O embaixador José Júlio Pereira Gomes, recentemente nomeado secretário-geral do Sistema de Informações da República (SIRP) pelo primeiro-ministro António Costa, e antigo chefe da missão portuguesa de observação do referendo timorense de 1999, admitiu nesta terça-feira em declarações ao jornal online Observador que, depois do referendo, sentiu “algum desespero”.

“Presumo que todos os que estiveram em Timor-Leste, naquele período, experimentaram em diferentes momentos a sensação de medo“, admite Pereira Gomes, afirmando, porém, estar de “consciência tranquila”.

“Há mentiras que seriam duras de suportar caso não tivesse a consciência tranquila”, diz ao Observador.

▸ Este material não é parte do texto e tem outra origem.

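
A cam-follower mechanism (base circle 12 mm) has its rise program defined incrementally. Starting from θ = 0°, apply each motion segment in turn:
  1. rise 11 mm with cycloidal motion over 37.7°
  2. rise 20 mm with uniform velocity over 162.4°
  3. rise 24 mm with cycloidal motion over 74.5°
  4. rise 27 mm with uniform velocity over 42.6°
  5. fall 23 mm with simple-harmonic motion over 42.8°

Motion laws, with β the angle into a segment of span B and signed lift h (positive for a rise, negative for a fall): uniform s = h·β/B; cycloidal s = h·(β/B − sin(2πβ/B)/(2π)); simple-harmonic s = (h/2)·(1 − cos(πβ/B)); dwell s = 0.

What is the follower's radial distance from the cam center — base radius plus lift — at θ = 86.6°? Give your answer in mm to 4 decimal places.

seg 1 [0°–37.7°] cycloidal, h=11: full span → s += 11 → s = 11.0000
seg 2 [37.7°–200.1°] uniform, h=20: θ=86.6° here. β=48.9, B=162.4. 20·48.9/162.4 = 6.0222 → s = 17.0222
radial distance = base radius + s = 12 + 17.0222 = 29.0222

29.0222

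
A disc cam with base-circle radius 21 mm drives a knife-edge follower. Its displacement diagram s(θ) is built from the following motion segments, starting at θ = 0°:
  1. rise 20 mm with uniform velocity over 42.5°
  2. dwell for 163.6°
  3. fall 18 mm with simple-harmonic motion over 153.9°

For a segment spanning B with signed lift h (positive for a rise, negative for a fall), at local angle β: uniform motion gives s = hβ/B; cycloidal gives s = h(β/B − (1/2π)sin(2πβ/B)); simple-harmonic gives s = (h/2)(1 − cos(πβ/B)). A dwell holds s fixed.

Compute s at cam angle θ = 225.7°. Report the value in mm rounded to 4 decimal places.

seg 1 [0°–42.5°] uniform, h=20: full span → s += 20 → s = 20.0000
seg 2 [42.5°–206.1°] dwell: s stays 20.0000
seg 3 [206.1°–360°] simple-harmonic, h=-18: θ=225.7° here. β=19.6, B=153.9. -18/2·(1 − cos(π·0.1274)) = -0.7108 → s = 19.2892

19.2892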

O perfil para o cargo foi questionado pela eurodeputada do PS Ana Gomes, na altura embaixadora de Portugal em Jacarta. Já nesta terça-feira o deputado socialista João Soares, antigo membro do Conselho de Fiscalização do SIRP, defendeu no Facebook que o diplomata “não tem condições” para aceitar o cargo e que deve “renunciar já”.

Os jornalistas Luciano Alvarez, do PÚBLICO, e José Vegar, que na altura estava no Expresso, estavam também refugiados na sede da ONU em Timor-Leste e contestam a versão de Pereira. Segundo eles, Pereira Gomes tinha ordem do Executivo então liderado por António Guterres para ficar no terreno pelo menos até ao dia 11 de Setembro de 1999 (Pereira Gomes saiu a 10). As razões para se manter no país prendiam-se com o facto de no dia 11 estar prevista uma visita de observação do Conselho de Segurança das Nações Unidas a Díli.

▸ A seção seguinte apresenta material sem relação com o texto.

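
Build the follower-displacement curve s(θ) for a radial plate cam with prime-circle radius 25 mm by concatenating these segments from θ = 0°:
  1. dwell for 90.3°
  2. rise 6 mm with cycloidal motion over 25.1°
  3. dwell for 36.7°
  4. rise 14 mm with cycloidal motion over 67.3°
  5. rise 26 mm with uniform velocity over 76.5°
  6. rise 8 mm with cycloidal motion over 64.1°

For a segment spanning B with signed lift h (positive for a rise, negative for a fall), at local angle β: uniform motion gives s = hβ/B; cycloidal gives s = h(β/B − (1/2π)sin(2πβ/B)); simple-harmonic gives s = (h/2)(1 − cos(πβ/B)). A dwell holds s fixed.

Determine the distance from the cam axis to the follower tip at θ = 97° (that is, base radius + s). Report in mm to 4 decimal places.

seg 1 [0°–90.3°] dwell: s stays 0.0000
seg 2 [90.3°–115.4°] cycloidal, h=6: θ=97° here. β=6.7, B=25.1. 6·(0.2669 − sin(2π·0.2669)/(2π)) = 0.6521 → s = 0.6521
radial distance = base radius + s = 25 + 0.6521 = 25.6521

25.6521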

Contam os jornalistas que Pereira Gomes pressionou várias vezes o Governo para deixar sair os membros da missão portuguesa, incluindo ao afirmar que se ficassem morreriam todos. Relatam ainda que, por volta das 5h da madrugada, o Ministério dos Negócios Estrangeiros autorizou a saída, recuando na ordem inicialmente dada. Vegar afirmou mesmo ao Observador que Pereira Gomes estava “em pânico”. Ana Gomes confirmou esta versão em declarações ao Diário de Notícias.

O ainda embaixador em Estocolmo reafirma ao Observador o que já tinha afirmado num artigo de opinião no PÚBLICO: “Não tinha o poder de decidir sobre o se, o quando e o como da eventual evacuação. Isso era responsabilidade do Governo. Que a assumiu no momento que julgou adequado”

“Nas horas que precedem a evacuação, todos falaram individualmente ao telefone com o MNE e tiveram a oportunidade de exprimir a sua posição”, acrescenta.

Ainda sem saber quando será ouvido no Parlamento, o embaixador diz saber que o primeiro-ministro está a reavaliar a sua escolha inicial, depois de admitir que não tinha conhecimento dos episódios de Timor. Assegura ainda que não vai recuar na aceitação do convite que lhe foi feito por António Costa para liderar o SIRP: “Ponderei longamente antes de aceitar e não me candidatei ao lugar. Aceitei o desafio como mais uma missão de serviço público, que é o que tenho feito desde há cerca de 42 anos.”